Alternatively, dip-buyers could decide that the AI scare trade was much ado about nothing, and we could conceivably race back to a forward P/E of 23. Although AI could legitimately hurt growth prospects for incumbents that fail to innovate, it’s still something of a sci-fi fantasy to believe that the new tech will completely replace human intermediaries in the near term in fields such as insurance, real estate and investing.
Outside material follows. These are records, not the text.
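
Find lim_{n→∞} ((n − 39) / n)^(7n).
lim = e^(−273)

Rewrite as (1 − 39/n)^(7n). By the standard limit (1 + x/n)^n → e^x, we have (1 − 39/n)^n → e^(−39), and raising to the 7th power gives e^(−273).
More precisely, ln[(1 − 39/n)^(7n)] = 7n · ln(1 − 39/n) = 7n · (-39/n + O(1/n^2)) = -273 + O(1/n) → -273.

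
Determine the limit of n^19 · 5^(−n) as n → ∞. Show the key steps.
lim = 0

Exponentials with base > 1 dominate every fixed polynomial: for any fixed c, n^c / 5^n → 0 as n → ∞ (e.g. by the ratio test, or by writing 5^n = e^(n ln 5) and noting e^(n ln 5) / n^c → ∞). Hence n^19 · 5^(−n) = n^19 / 5^n → 0.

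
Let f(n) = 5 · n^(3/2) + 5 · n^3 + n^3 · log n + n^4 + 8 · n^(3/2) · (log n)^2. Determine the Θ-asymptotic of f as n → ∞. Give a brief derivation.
f(n) ∈ Θ(n^4)

Compare the terms by growth order. For large n, n^a · (log n)^b dominates n^a' · (log n)^b' iff a > a', or (a = a' and b > b'). Ranking the 5 terms shows the dominant one is n^4. Hence f(n) ∈ Θ(n^4).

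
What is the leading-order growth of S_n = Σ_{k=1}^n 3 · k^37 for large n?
S_n ~ 3 · n^38 / 38

By integral comparison (Euler-Maclaurin), Σ_{k=1}^n 3 · k^37 = 3 · ∫_0^n x^37 dx + O(n^37) = 3 · n^38/38 + O(n^37). (Equivalently, Faulhaber's formula gives the same leading term.)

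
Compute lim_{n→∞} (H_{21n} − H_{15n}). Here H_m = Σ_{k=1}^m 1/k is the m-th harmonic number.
lim = ln(21/15) = ln(7/5)

Euler-Maclaurin gives H_m = ln m + γ + 1/(2m) + O(1/m^2). The γ and O(1/m) terms cancel in the difference:
  H_{21n} − H_{15n} = ln(21n) − ln(15n) + O(1/n) = ln(21/15) + O(1/n).
Hence the limit is ln(21/15) = ln(7/5).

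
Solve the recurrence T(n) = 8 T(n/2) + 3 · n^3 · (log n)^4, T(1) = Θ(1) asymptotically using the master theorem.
T(n) = Θ(n^3 · (log n)^5)

Here log_2 8 = 3 and f(n) = 3 · n^3 · (log n)^4 = Θ(n^(log_2 8) · (log n)^4). This is the extended Case 2 of the master theorem (f matches the critical exponent up to log factors), giving T(n) = Θ(n^(log_2 8) · (log n)^(4+1)) = Θ(n^3 · (log n)^5).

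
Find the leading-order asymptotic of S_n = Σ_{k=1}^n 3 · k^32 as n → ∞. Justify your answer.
S_n ~ n^33 / 11

By integral comparison (Euler-Maclaurin), Σ_{k=1}^n 3 · k^32 = 3 · ∫_0^n x^32 dx + O(n^32) = 3 · n^33/33 = n^33 / 11 + O(n^32). (Equivalently, Faulhaber's formula gives the same leading term.)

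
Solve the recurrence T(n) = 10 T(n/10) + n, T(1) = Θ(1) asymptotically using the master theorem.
T(n) = Θ(n log n)

log_10 10 = 1, and f(n) = n = Θ(n^(log_10 10)). This is Case 2 of the master theorem: T(n) = Θ(f(n) · log n) = Θ(n log n).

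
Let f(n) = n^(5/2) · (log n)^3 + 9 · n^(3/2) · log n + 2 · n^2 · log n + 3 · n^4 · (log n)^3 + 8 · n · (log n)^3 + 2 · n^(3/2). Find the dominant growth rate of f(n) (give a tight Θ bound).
f(n) ∈ Θ(n^4 · (log n)^3)

Compare the terms by growth order. For large n, n^a · (log n)^b dominates n^a' · (log n)^b' iff a > a', or (a = a' and b > b'). Ranking the 6 terms shows the dominant one is 3 · n^4 · (log n)^3. Hence f(n) ∈ Θ(n^4 · (log n)^3).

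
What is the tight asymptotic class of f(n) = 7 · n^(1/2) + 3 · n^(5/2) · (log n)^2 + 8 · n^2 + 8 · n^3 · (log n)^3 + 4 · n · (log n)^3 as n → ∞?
f(n) ∈ Θ(n^3 · (log n)^3)

Compare the terms by growth order. For large n, n^a · (log n)^b dominates n^a' · (log n)^b' iff a > a', or (a = a' and b > b'). Ranking the 5 terms shows the dominant one is 8 · n^3 · (log n)^3. Hence f(n) ∈ Θ(n^3 · (log n)^3).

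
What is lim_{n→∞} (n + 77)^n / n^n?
lim = e^77

Rewrite as (1 + 77/n)^(n). By the standard limit (1 + x/n)^n → e^x, we have (1 + 77/n)^n → e^77, and raising to the 1st power gives e^77.
More precisely, ln[(1 + 77/n)^(n)] = n · ln(1 + 77/n) = n · (77/n + O(1/n^2)) = 77 + O(1/n) → 77.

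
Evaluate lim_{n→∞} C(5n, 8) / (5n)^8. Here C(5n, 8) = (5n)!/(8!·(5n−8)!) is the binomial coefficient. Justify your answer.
lim = 1/8! = 1/40320

With N = 5n → ∞: C(N, 8) / N^8 = [N(N−1)…(N−7)] / (8! · N^8) = (1/8!) · 1 · (1 − 1/(5n)) · … · (1 − 7/(5n)). Each factor → 1 as N → ∞, so the limit is 1/8! = 1/40320.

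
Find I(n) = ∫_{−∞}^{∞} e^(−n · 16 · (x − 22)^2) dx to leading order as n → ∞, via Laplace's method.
I(n) = sqrt(π/(16n))

Here φ(x) = 16 · (x − 22)^2 has its unique minimum at x* = 22 with φ(x*) = 0 and φ''(x*) = 32. Laplace's method gives
  I(n) ~ e^(−n φ(x*)) · sqrt(2π / (n · φ''(x*))) = sqrt(2π / (32n)) = sqrt(π/(16n)).
This is exact: substituting u = (x − 22)·sqrt(16n) gives I(n) = (1/sqrt(16n)) ∫_{−∞}^{∞} e^(−u^2) du = sqrt(π/(16n)).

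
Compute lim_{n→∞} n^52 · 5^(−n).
lim = 0

Exponentials with base > 1 dominate every fixed polynomial: for any fixed c, n^c / 5^n → 0 as n → ∞ (e.g. by the ratio test, or by writing 5^n = e^(n ln 5) and noting e^(n ln 5) / n^c → ∞). Hence n^52 · 5^(−n) = n^52 / 5^n → 0.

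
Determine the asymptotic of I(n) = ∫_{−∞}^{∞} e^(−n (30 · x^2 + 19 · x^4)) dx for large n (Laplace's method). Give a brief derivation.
I(n) ~ sqrt(π/(30n))

φ(x) = 30 · x^2 + 19 · x^4 has its unique global minimum at x* = 0 (since φ'(x) = 60x + 76x^3 = 0 only at x = 0 for real x with both coefficients positive, and φ → ∞ as |x| → ∞). At x* = 0, φ(0) = 0 and φ''(0) = 60. Laplace's method then gives
  I(n) ~ sqrt(2π / (n · φ''(0))) · e^(−n φ(0)) = sqrt(2π / (60n)) = sqrt(π/(30n)).
The 19 · x^4 term contributes only at subleading order (an O(1/n) relative correction).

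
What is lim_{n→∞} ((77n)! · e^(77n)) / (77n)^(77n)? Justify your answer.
lim = ∞

Stirling: (77n)! ~ sqrt(2π·77n) · (77n/e)^(77n). Hence
  (77n)! · e^(77n) / (77n)^(77n) ~ sqrt(2π·77n) = sqrt(2π·77) · sqrt(n) → ∞.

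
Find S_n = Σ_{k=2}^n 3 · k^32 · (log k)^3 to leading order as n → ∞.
S_n ~ n^33 · (log n)^3 / 11

By integral comparison, S_n = ∫_1^n 3 · x^32 · (log x)^3 dx + O(n^32 · (log n)^3). For the integral, the leading term of ∫_1^n x^32 (log x)^3 dx is n^33/33 · (log n)^3 (by repeated integration by parts; each step lowers the log-exponent and produces a relatively O(1/log n) correction). Hence S_n ~ n^33 · (log n)^3 / 11.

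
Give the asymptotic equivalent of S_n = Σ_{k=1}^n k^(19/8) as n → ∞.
S_n ~ (8/27) · n^(27/8)

Integral comparison: Σ_{k=1}^n k^(19/8) = ∫_0^n x^(19/8) dx + O(n^(19/8)). The integral is n^(1 + 19/8) / (1 + 19/8) = n^((19+8)/8) / ((19+8)/8) = (8/27) · n^(27/8).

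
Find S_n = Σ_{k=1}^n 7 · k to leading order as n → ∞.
S_n ~ 7 · n^2 / 2

By integral comparison (Euler-Maclaurin), Σ_{k=1}^n 7 · k = 7 · ∫_0^n x^1 dx + O(n) = 7 · n^2/2 + O(n). (Equivalently, Faulhaber's formula gives the same leading term.)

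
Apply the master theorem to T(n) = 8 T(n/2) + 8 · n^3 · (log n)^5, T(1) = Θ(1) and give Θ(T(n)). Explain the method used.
T(n) = Θ(n^3 · (log n)^6)

Here log_2 8 = 3 and f(n) = 8 · n^3 · (log n)^5 = Θ(n^(log_2 8) · (log n)^5). This is the extended Case 2 of the master theorem (f matches the critical exponent up to log factors), giving T(n) = Θ(n^(log_2 8) · (log n)^(5+1)) = Θ(n^3 · (log n)^6).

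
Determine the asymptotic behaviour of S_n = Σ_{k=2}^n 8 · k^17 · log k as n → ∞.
S_n ~ 4 · n^18 log n / 9 − 2 · n^18 / 81

By integral comparison, S_n = ∫_1^n 8 · x^17 · log x dx + O(n^17 · log n). For the integral, ∫ x^17 log x dx = n^18 log n / 18 − n^18/324 (integration by parts). Hence S_n ~ 4 · n^18 log n / 9 − 2 · n^18 / 81.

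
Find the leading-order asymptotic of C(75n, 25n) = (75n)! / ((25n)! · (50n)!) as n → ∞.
C(75n, 25n) ~ (27/4)^(25n) · sqrt(3/(4π·25n))

Write N = 25n. Apply Stirling to each factorial:
  (3N)! ~ sqrt(2π·3N) · (3N/e)^(3N),
  N! ~ sqrt(2π N) · (N/e)^N,
  (2N)! ~ sqrt(2π·2N) · (2N/e)^(2N).
The exponential factors combine to (3N)^(3N) / (N^N · (2N)^(2N)) = 3^(3N)/2^(2N) = (3^3/2^2)^N = (27/4)^N.
The square-root prefactors combine to sqrt(2π·3N) / (sqrt(2π N)·sqrt(2π·2N)) = sqrt(3 / (2π·2·N)) = sqrt(3/(4π·25n)).
Substituting N = 25n: C(75n, 25n) ~ (27/4)^(25n) · sqrt(3/(4π·25n)).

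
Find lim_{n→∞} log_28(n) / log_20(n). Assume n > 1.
lim = ln(20) / ln(28) = log_28(20)

Change of base: log_28(n) = ln n / ln 28 and log_20(n) = ln n / ln 20. The ratio is (ln n / ln 28) · (ln 20 / ln n) = ln 20 / ln 28, a constant independent of n. So the limit is ln 20 / ln 28 = log_28(20).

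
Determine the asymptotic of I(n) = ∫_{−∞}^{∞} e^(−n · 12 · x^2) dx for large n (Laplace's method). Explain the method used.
I(n) = sqrt(π/(12n))

Here φ(x) = 12 · x^2 has its unique minimum at x* = 0 with φ(x*) = 0 and φ''(x*) = 24. Laplace's method gives
  I(n) ~ e^(−n φ(x*)) · sqrt(2π / (n · φ''(x*))) = sqrt(2π / (24n)) = sqrt(π/(12n)).
This is exact: substituting u = (x − 0)·sqrt(12n) gives I(n) = (1/sqrt(12n)) ∫_{−∞}^{∞} e^(−u^2) du = sqrt(π/(12n)).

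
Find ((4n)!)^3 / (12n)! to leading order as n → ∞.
((4n)!)^3/(12n)! ~ ((2π·4n)^(2/2) / sqrt(3)) · 3^(−3·4n)  →  0

Write N = 4n. Stirling: N! ~ sqrt(2π N)(N/e)^N and (3N)! ~ sqrt(2π·3N)·(3N/e)^(3N).
  (N!)^3/(3N)! ~ (2π N)^(3/2) (N/e)^(3N) / [sqrt(2π·3N) (3N/e)^(3N)]
     = (2π N)^(3/2) / sqrt(2π·3N) · (N/(3N))^(3N)
     = (2π N)^((3−1)/2) / sqrt(3) · 3^(−3N).
Since 3^3 > 1, the factor 3^(−3N) decays exponentially, so the ratio → 0. Substituting N = 4n gives the stated form.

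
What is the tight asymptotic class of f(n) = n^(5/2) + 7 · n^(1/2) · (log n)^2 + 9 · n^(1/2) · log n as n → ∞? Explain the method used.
f(n) ∈ Θ(n^(5/2))

Compare the terms by growth order. For large n, n^a · (log n)^b dominates n^a' · (log n)^b' iff a > a', or (a = a' and b > b'). Ranking the 3 terms shows the dominant one is n^(5/2). Hence f(n) ∈ Θ(n^(5/2)).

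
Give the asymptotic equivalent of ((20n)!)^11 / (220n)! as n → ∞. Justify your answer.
((20n)!)^11/(220n)! ~ ((2π·20n)^(10/2) / sqrt(11)) · 11^(−11·20n)  →  0

Write N = 20n. Stirling: N! ~ sqrt(2π N)(N/e)^N and (11N)! ~ sqrt(2π·11N)·(11N/e)^(11N).
  (N!)^11/(11N)! ~ (2π N)^(11/2) (N/e)^(11N) / [sqrt(2π·11N) (11N/e)^(11N)]
     = (2π N)^(11/2) / sqrt(2π·11N) · (N/(11N))^(11N)
     = (2π N)^((11−1)/2) / sqrt(11) · 11^(−11N).
Since 11^11 > 1, the factor 11^(−11N) decays exponentially, so the ratio → 0. Substituting N = 20n gives the stated form.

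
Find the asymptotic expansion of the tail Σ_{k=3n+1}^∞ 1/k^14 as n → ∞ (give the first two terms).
Σ_{k>3n} 1/k^14 = 1/(13 · (3n)^13) − 1/(2 · (3n)^14) + O(1/(3n)^15)

Compare to the integral: ∫_{3n}^∞ x^(−14) dx = [−x^(−13)/13]_{3n}^∞ = 1/((14−1)·(3n)^13). The Euler-Maclaurin correction adds −f(3n)/2 = −1/(2·(3n)^14). Euler-Maclaurin then gives
  Σ_{k>3n} 1/k^14 = ∫_{3n}^∞ dx/x^14 − 1/(2·(3n)^14) + O(1/(3n)^15).
(Equivalently this is ζ(14) − Σ_{k≤3n} 1/k^14.)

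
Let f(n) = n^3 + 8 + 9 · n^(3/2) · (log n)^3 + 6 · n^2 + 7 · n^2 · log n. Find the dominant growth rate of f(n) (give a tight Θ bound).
f(n) ∈ Θ(n^3)

Compare the terms by growth order. For large n, n^a · (log n)^b dominates n^a' · (log n)^b' iff a > a', or (a = a' and b > b'). Ranking the 5 terms shows the dominant one is n^3. Hence f(n) ∈ Θ(n^3).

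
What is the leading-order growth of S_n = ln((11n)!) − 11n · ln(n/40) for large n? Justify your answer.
S_n ~ 11n · (ln 440 − 1) + O(ln n)

Stirling: ln((11n)!) = 11n ln(11n) − 11n + O(ln n).
  S_n = 11n ln(11n) − 11n − 11n ln(n/40) + O(ln n)
      = 11n ln(11n) − 11n ln n + 11n ln 40 − 11n + O(ln n)
      = 11n ln 11 + 11n ln 40 − 11n + O(ln n)
      = 11n (ln 440 − 1) + O(ln n).
Numerically ln(440) − 1 ≈ 5.0868.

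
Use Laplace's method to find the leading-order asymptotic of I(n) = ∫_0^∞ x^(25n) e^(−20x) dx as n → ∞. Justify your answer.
I(n) ~ (sqrt(2π·25n) / 20) · (25n/(20e))^(25n)

Write the integrand as exp(25n ln x − 20x) and set f(x) = 25n ln x − 20x. Then f'(x) = 25n/x − 20 = 0 at x* = 25n/20, and f''(x*) = −25n/x*^2 = −20^2/(25n). Laplace's method (interior maximum) gives
  I(n) ~ e^(f(x*)) · sqrt(2π / |f''(x*)|)
        = exp(25n ln(25n/20) − 25n) · sqrt(2π · 25n / 20^2)
        = (25n/20)^(25n) e^(−25n) · sqrt(2π·25n) / 20
        = (sqrt(2π·25n) / 20) · (25n/(20e))^(25n).
This matches Γ(25n+1)/20^(25n+1) with Stirling applied to Γ.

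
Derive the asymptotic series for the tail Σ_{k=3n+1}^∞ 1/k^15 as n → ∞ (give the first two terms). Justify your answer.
Σ_{k>3n} 1/k^15 = 1/(14 · (3n)^14) − 1/(2 · (3n)^15) + O(1/(3n)^16)

Compare to the integral: ∫_{3n}^∞ x^(−15) dx = [−x^(−14)/14]_{3n}^∞ = 1/((15−1)·(3n)^14). The Euler-Maclaurin correction adds −f(3n)/2 = −1/(2·(3n)^15). Euler-Maclaurin then gives
  Σ_{k>3n} 1/k^15 = ∫_{3n}^∞ dx/x^15 − 1/(2·(3n)^15) + O(1/(3n)^16).
(Equivalently this is ζ(15) − Σ_{k≤3n} 1/k^15.)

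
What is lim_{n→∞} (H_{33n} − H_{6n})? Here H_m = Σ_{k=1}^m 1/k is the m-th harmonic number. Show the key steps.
lim = ln(33/6) = ln(11/2)

Euler-Maclaurin gives H_m = ln m + γ + 1/(2m) + O(1/m^2). The γ and O(1/m) terms cancel in the difference:
  H_{33n} − H_{6n} = ln(33n) − ln(6n) + O(1/n) = ln(33/6) + O(1/n).
Hence the limit is ln(33/6) = ln(11/2).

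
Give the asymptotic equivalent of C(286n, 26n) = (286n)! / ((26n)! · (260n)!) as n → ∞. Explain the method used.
C(286n, 26n) ~ (285311670611/10000000000)^(26n) · sqrt(11/(20π·26n))

Write N = 26n. Apply Stirling to each factorial:
  (11N)! ~ sqrt(2π·11N) · (11N/e)^(11N),
  N! ~ sqrt(2π N) · (N/e)^N,
  (10N)! ~ sqrt(2π·10N) · (10N/e)^(10N).
The exponential factors combine to (11N)^(11N) / (N^N · (10N)^(10N)) = 11^(11N)/10^(10N) = (11^11/10^10)^N = (285311670611/10000000000)^N.
The square-root prefactors combine to sqrt(2π·11N) / (sqrt(2π N)·sqrt(2π·10N)) = sqrt(11 / (2π·10·N)) = sqrt(11/(20π·26n)).
Substituting N = 26n: C(286n, 26n) ~ (285311670611/10000000000)^(26n) · sqrt(11/(20π·26n)).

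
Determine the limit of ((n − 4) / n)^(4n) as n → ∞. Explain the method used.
lim = e^(−16)

Rewrite as (1 − 4/n)^(4n). By the standard limit (1 + x/n)^n → e^x, we have (1 − 4/n)^n → e^(−4), and raising to the 4th power gives e^(−16).
More precisely, ln[(1 − 4/n)^(4n)] = 4n · ln(1 − 4/n) = 4n · (-4/n + O(1/n^2)) = -16 + O(1/n) → -16.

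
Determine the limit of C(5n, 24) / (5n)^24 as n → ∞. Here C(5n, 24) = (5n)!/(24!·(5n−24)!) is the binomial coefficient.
lim = 1/24! = 1/620448401733239439360000

With N = 5n → ∞: C(N, 24) / N^24 = [N(N−1)…(N−23)] / (24! · N^24) = (1/24!) · 1 · (1 − 1/(5n)) · … · (1 − 23/(5n)). Each factor → 1 as N → ∞, so the limit is 1/24! = 1/620448401733239439360000.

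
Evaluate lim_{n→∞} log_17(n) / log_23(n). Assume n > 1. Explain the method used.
lim = ln(23) / ln(17) = log_17(23)

Change of base: log_17(n) = ln n / ln 17 and log_23(n) = ln n / ln 23. The ratio is (ln n / ln 17) · (ln 23 / ln n) = ln 23 / ln 17, a constant independent of n. So the limit is ln 23 / ln 17 = log_17(23).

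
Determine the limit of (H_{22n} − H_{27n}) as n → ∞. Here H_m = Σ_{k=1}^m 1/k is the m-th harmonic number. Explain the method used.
lim = ln(22/27)

Euler-Maclaurin gives H_m = ln m + γ + 1/(2m) + O(1/m^2). The γ and O(1/m) terms cancel in the difference:
  H_{22n} − H_{27n} = ln(22n) − ln(27n) + O(1/n) = ln(22/27) + O(1/n).
Hence the limit is ln(22/27).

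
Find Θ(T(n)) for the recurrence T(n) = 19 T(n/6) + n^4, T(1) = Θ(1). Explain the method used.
T(n) = Θ(n^4)

log_6 19 ≈ 1.643. f(n) = n^4 dominates n^(log_6 19) since 4 > 1.643, and the regularity condition a·f(n/b) = 19·(n/6)^4 = (19/1296)·n^4 ≤ c·f(n) holds with c = 19/1296 ≈ 0.0147 < 1. So this is Case 3: T(n) = Θ(f(n)) = Θ(n^4).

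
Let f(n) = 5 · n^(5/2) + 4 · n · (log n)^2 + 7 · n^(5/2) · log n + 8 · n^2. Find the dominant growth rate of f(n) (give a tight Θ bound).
f(n) ∈ Θ(n^(5/2) · log n)

Compare the terms by growth order. For large n, n^a · (log n)^b dominates n^a' · (log n)^b' iff a > a', or (a = a' and b > b'). Ranking the 4 terms shows the dominant one is 7 · n^(5/2) · log n. Hence f(n) ∈ Θ(n^(5/2) · log n).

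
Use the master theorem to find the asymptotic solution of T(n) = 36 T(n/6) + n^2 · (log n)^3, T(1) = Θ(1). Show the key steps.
T(n) = Θ(n^2 · (log n)^4)

Here log_6 36 = 2 and f(n) = n^2 · (log n)^3 = Θ(n^(log_6 36) · (log n)^3). This is the extended Case 2 of the master theorem (f matches the critical exponent up to log factors), giving T(n) = Θ(n^(log_6 36) · (log n)^(3+1)) = Θ(n^2 · (log n)^4).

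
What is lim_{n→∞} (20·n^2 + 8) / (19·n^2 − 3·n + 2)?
lim = 20/19

For large n the leading n^2 terms dominate both numerator and denominator. Dividing top and bottom by n^2, every other term tends to 0, leaving 20/19.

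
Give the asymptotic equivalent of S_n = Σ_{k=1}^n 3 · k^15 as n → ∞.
S_n ~ 3 · n^16 / 16

By integral comparison (Euler-Maclaurin), Σ_{k=1}^n 3 · k^15 = 3 · ∫_0^n x^15 dx + O(n^15) = 3 · n^16/16 + O(n^15). (Equivalently, Faulhaber's formula gives the same leading term.)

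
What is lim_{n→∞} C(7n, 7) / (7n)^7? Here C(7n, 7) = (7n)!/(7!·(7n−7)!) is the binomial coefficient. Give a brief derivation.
lim = 1/7! = 1/5040

With N = 7n → ∞: C(N, 7) / N^7 = [N(N−1)…(N−6)] / (7! · N^7) = (1/7!) · 1 · (1 − 1/(7n)) · … · (1 − 6/(7n)). Each factor → 1 as N → ∞, so the limit is 1/7! = 1/5040.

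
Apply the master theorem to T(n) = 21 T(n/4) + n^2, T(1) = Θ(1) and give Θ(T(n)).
T(n) = Θ(n^(log_4 21))

Master theorem: compare f(n) = n^2 to n^(log_4 21) where log_4 21 ≈ 2.196. Since 2 < log_4 21, we have f(n) = O(n^(log_4 21 − ε)) for some ε > 0 — Case 1. Hence T(n) = Θ(n^(log_4 21)).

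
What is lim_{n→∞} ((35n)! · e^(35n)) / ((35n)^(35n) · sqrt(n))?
lim = sqrt(2π·35)

Stirling: (35n)! ~ sqrt(2π·35n) · (35n/e)^(35n). Hence
  (35n)! · e^(35n) / (35n)^(35n) ~ sqrt(2π·35n).
Dividing by sqrt(n): sqrt(2π·35n) / sqrt(n) = sqrt(2π·35) · n^((1−1)/2), so the limit is sqrt(2π·35).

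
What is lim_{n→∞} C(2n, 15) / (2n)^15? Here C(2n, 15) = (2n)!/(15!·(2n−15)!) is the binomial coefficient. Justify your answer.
lim = 1/15! = 1/1307674368000

With N = 2n → ∞: C(N, 15) / N^15 = [N(N−1)…(N−14)] / (15! · N^15) = (1/15!) · 1 · (1 − 1/(2n)) · … · (1 − 14/(2n)). Each factor → 1 as N → ∞, so the limit is 1/15! = 1/1307674368000.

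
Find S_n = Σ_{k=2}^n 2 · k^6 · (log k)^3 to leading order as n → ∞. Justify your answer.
S_n ~ 2 · n^7 · (log n)^3 / 7

By integral comparison, S_n = ∫_1^n 2 · x^6 · (log x)^3 dx + O(n^6 · (log n)^3). For the integral, the leading term of ∫_1^n x^6 (log x)^3 dx is n^7/7 · (log n)^3 (by repeated integration by parts; each step lowers the log-exponent and produces a relatively O(1/log n) correction). Hence S_n ~ 2 · n^7 · (log n)^3 / 7.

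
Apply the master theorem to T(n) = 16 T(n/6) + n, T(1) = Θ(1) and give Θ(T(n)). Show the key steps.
T(n) = Θ(n^(log_6 16))

Master theorem: compare f(n) = n to n^(log_6 16) where log_6 16 ≈ 1.547. Since 1 < log_6 16, we have f(n) = O(n^(log_6 16 − ε)) for some ε > 0 — Case 1. Hence T(n) = Θ(n^(log_6 16)).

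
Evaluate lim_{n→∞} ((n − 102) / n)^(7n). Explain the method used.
lim = e^(−714)

Rewrite as (1 − 102/n)^(7n). By the standard limit (1 + x/n)^n → e^x, we have (1 − 102/n)^n → e^(−102), and raising to the 7th power gives e^(−714).
More precisely, ln[(1 − 102/n)^(7n)] = 7n · ln(1 − 102/n) = 7n · (-102/n + O(1/n^2)) = -714 + O(1/n) → -714.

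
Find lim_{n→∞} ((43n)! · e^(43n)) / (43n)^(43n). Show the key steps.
lim = ∞

Stirling: (43n)! ~ sqrt(2π·43n) · (43n/e)^(43n). Hence
  (43n)! · e^(43n) / (43n)^(43n) ~ sqrt(2π·43n) = sqrt(2π·43) · sqrt(n) → ∞.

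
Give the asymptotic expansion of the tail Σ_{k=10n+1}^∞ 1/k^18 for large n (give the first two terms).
Σ_{k>10n} 1/k^18 = 1/(17 · (10n)^17) − 1/(2 · (10n)^18) + O(1/(10n)^19)

Compare to the integral: ∫_{10n}^∞ x^(−18) dx = [−x^(−17)/17]_{10n}^∞ = 1/((18−1)·(10n)^17). The Euler-Maclaurin correction adds −f(10n)/2 = −1/(2·(10n)^18). Euler-Maclaurin then gives
  Σ_{k>10n} 1/k^18 = ∫_{10n}^∞ dx/x^18 − 1/(2·(10n)^18) + O(1/(10n)^19).
(Equivalently this is ζ(18) − Σ_{k≤10n} 1/k^18.)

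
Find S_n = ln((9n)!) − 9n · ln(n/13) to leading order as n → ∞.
S_n ~ 9n · (ln 117 − 1) + O(ln n)

Stirling: ln((9n)!) = 9n ln(9n) − 9n + O(ln n).
  S_n = 9n ln(9n) − 9n − 9n ln(n/13) + O(ln n)
      = 9n ln(9n) − 9n ln n + 9n ln 13 − 9n + O(ln n)
      = 9n ln 9 + 9n ln 13 − 9n + O(ln n)
      = 9n (ln 117 − 1) + O(ln n).
Numerically ln(117) − 1 ≈ 3.7622.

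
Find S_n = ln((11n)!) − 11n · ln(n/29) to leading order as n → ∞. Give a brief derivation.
S_n ~ 11n · (ln 319 − 1) + O(ln n)

Stirling: ln((11n)!) = 11n ln(11n) − 11n + O(ln n).
  S_n = 11n ln(11n) − 11n − 11n ln(n/29) + O(ln n)
      = 11n ln(11n) − 11n ln n + 11n ln 29 − 11n + O(ln n)
      = 11n ln 11 + 11n ln 29 − 11n + O(ln n)
      = 11n (ln 319 − 1) + O(ln n).
Numerically ln(319) − 1 ≈ 4.7652.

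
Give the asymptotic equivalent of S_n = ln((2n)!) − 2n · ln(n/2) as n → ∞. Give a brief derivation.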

Still, I wouldn’t be shocked if we’ve seen a medium-term top in market multiples (particularly with the uncertainty around trade tariffs about to enter a newly chaotic phase). Beyond just scrutinizing potential AI losers, investors are also starting to rethink the risk premia they demand to hold the premier AI companies themselves, especially as some of them now deploy the lion’s share of their free cash flow toward capex with uncertain payoffs. Something in the market’s psychology appears to have changed, and that’s a very good thing.
1 Another take posits that, since many enterprise software companies charge per user, the business model will be challenged in an environment in which AI makes companies more efficient.
2 The counterargument here is, in part, that humans are programmed to prefer human-to-human guidance, especially when it comes to major financial decisions. Maybe so, but it's hard to imagine that AI won't take a bite out of some of these businesses.